Et de poursuivre: "Il faut la participation et la coopération du public. Mais la sensibilité de la population à cette problématique fait encore défaut en Chine. Avec l'intensification des phénomènes extrêmes tels que la vague de chaleur qui frappe actuellement et à nouveau le pays, je me demande si on ne pourrait pas voire enfin survenir le réveil général tant attendu."
Li Shuo estime qu'il sera impossible de parvenir à l'"objectif ambitieux" des autorités, à savoir la neutralité carbone d'ici trente ans, sans l'"implication active" de la population.
Maintenir la pression sur le Parti communiste
En l'absence de revendications publiques, de médiatisation continue et d'actions militantes, ou presque (lire encadré), les Chinois restent peu exposés à la question climatique. Ils ressentent pourtant physiquement le réchauffement climatique de leur pays. Pour l'heure, les températures restent tolérables. Aucune comparaison avec la pollution atmosphérique, source de ras-le-bol populaire dans les années 2010.
Les Chinois suffoquaient alors sous un smog toxique surnommé "airpocalypse". La grogne avait poussé le Parti communiste à réagir. "Il a agi au quart de tour quand le problème a commencé à focaliser toute l'attention du public en générant beaucoup de mécontentement. La réponse du gouvernement a été si rapide, si ambitieuse que la pollution de l'air a diminué à une cadence qui a surpris tous les acteurs du monde de l'environnement", raconte Li Shuo.

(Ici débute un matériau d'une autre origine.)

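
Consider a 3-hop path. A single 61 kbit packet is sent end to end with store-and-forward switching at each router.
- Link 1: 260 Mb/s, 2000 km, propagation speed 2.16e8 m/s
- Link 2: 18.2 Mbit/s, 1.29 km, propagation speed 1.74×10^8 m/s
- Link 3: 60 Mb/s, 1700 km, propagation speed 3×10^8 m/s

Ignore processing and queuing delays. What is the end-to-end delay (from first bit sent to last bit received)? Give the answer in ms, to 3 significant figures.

19.5 ms

L = 61000 bits.
Transmission delays (L/R per hop): 0.234615, 3.35165, 1.01667 ms; sum = 4.60293 ms.
Propagation delays (d/s per hop): 9.25926, 0.00741379, 5.66667 ms; sum = 14.9333 ms.
End-to-end = 19.5 ms.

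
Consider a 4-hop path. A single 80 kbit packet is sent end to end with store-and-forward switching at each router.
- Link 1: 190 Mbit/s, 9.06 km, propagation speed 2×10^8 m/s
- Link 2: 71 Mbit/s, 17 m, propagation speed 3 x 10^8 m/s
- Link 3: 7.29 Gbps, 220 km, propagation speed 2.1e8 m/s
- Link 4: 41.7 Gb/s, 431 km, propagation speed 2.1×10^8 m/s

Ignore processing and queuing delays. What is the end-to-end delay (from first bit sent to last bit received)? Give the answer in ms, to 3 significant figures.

L = 80000 bits.
Transmission delays (L/R per hop): 0.421053, 1.12676, 0.0109739, 0.00191847 ms; sum = 1.56071 ms.
Propagation delays (d/s per hop): 0.0453, 5.66667e-05, 1.04762, 2.05238 ms; sum = 3.14536 ms.
End-to-end = 4.71 ms.

4.71 ms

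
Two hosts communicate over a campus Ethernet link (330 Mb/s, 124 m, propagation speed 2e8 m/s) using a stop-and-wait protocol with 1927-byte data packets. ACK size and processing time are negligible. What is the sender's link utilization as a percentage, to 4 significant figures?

t_tx = L/R = 15416/330000000 = 4.67152e-05 s.
t_prop = 124/200000000 = 6.2e-07 s; RTT = 1.24e-06 s.
Cycle = t_tx + RTT = 4.79552e-05 s.
Utilization = t_tx / cycle = 4.67152e-05/4.79552e-05 = 97.41 %.

97.41 %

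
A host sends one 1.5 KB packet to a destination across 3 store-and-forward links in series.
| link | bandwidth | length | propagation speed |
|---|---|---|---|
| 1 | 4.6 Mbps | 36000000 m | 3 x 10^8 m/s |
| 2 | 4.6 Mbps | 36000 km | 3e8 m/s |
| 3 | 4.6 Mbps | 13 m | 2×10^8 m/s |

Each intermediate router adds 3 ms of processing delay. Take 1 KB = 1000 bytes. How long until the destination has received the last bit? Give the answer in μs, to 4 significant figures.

L = 12000 bits.
Transmission delay per hop = L/R = 12000/4600000 = 2608.7 μs; 3 hops → 7826.09 μs.
Propagation delays (d/s per hop): 120000, 120000, 0.065 μs; sum = 240000 μs.
Processing at 2 router(s): 2 × 3 ms = 6000 μs.
End-to-end = 253800 μs.

253800 μs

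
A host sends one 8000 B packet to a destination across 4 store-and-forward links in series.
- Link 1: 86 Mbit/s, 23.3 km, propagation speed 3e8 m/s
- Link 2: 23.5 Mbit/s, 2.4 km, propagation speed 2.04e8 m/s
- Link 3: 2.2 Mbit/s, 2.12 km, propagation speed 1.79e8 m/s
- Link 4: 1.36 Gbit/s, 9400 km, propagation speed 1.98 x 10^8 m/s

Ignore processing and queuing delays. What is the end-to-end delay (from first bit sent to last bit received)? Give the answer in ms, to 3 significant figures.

80.2 ms

L = 8000 × 8 = 64000 bits.
Transmission delays (L/R per hop): 0.744186, 2.7234, 29.0909, 0.0470588 ms; sum = 32.6056 ms.
Propagation delays (d/s per hop): 0.0776667, 0.0117647, 0.0118436, 47.4747 ms; sum = 47.576 ms.
End-to-end = 80.2 ms.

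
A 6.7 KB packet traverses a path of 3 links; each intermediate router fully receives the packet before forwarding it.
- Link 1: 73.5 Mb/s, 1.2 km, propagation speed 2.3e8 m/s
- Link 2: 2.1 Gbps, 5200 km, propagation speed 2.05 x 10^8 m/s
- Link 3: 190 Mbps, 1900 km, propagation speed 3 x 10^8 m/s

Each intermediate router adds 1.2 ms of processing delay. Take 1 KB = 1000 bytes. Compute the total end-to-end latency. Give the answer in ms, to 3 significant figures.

L = 53600 bits.
Transmission delays (L/R per hop): 0.729252, 0.0255238, 0.282105 ms; sum = 1.03688 ms.
Propagation delays (d/s per hop): 0.00521739, 25.3659, 6.33333 ms; sum = 31.7044 ms.
Processing at 2 router(s): 2 × 1.2 ms = 2.4 ms.
End-to-end = 35.1 ms.

35.1 ms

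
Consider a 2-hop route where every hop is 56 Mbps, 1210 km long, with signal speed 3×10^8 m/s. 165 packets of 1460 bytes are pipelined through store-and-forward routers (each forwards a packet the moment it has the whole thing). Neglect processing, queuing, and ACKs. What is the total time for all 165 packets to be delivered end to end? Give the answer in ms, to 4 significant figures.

42.69 ms

Per-hop transmission t_tx = L/R = 11680/56000000 = 0.208571 ms.
Per-hop propagation t_prop = 1210000/300000000 = 4.03333 ms.
Pipeline fill: first packet needs 2·t_tx to clear all hops; remaining 164 packets each add one t_tx.
Total = (2+165-1)·t_tx + 2·t_prop = 166·0.208571 + 2·4.03333 = 42.69 ms.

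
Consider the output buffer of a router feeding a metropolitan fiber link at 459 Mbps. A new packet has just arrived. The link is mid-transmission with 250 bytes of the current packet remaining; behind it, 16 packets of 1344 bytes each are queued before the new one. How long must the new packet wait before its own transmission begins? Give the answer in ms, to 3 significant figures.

0.379 ms

Each queued packet: L/R = 10752/459000000 = 0.0234248 ms.
16 queued → 0.374797 ms.
Plus remaining 2000 bits of current packet: 0.0043573 ms.
Queuing delay = 0.379 ms.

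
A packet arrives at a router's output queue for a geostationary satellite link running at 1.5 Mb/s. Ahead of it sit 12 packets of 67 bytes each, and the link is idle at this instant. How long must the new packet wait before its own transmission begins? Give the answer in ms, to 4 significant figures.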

Et d'ajouter: "Mais maintenant que la pollution a été abaissée à des taux moins exceptionnels et qu'elle n'est plus aussi visible, la dynamique lancée est en perte de vitesse alors qu'on est à mi-chemin seulement. Le relâchement guette… Le risque est de nous laisser distraire des efforts environnementaux qui doivent encore être accomplis."
Michael Peuker/vajo
La liberté d'expression, la clé pour informer
Comment s'explique le faible degré de sensibilisation en Chine? Une grande partie de la population a d'autres préoccupations, économiques notamment. La classe moyenne veut profiter des avantages de la modernité et les actions de sensibilisation sont limitées.
Chang Le mène des campagnes régulières avec d'autres activistes via des expositions et des performances artistiques engagées. Ils ont été détenus plusieurs fois par les forces de l'ordre et sont surveillés de près par les autorités, soucieuses de garantir la stabilité sociale.
"Il est évident que plus de libertés rimerait forcément avec une meilleure sensibilisation du public. La plupart du temps, les problèmes climatiques ou environnementaux sont rendus visibles par l'action d'activistes ou grâce à leur mise en lumière par un groupe ou des individus", déclare Chang Le.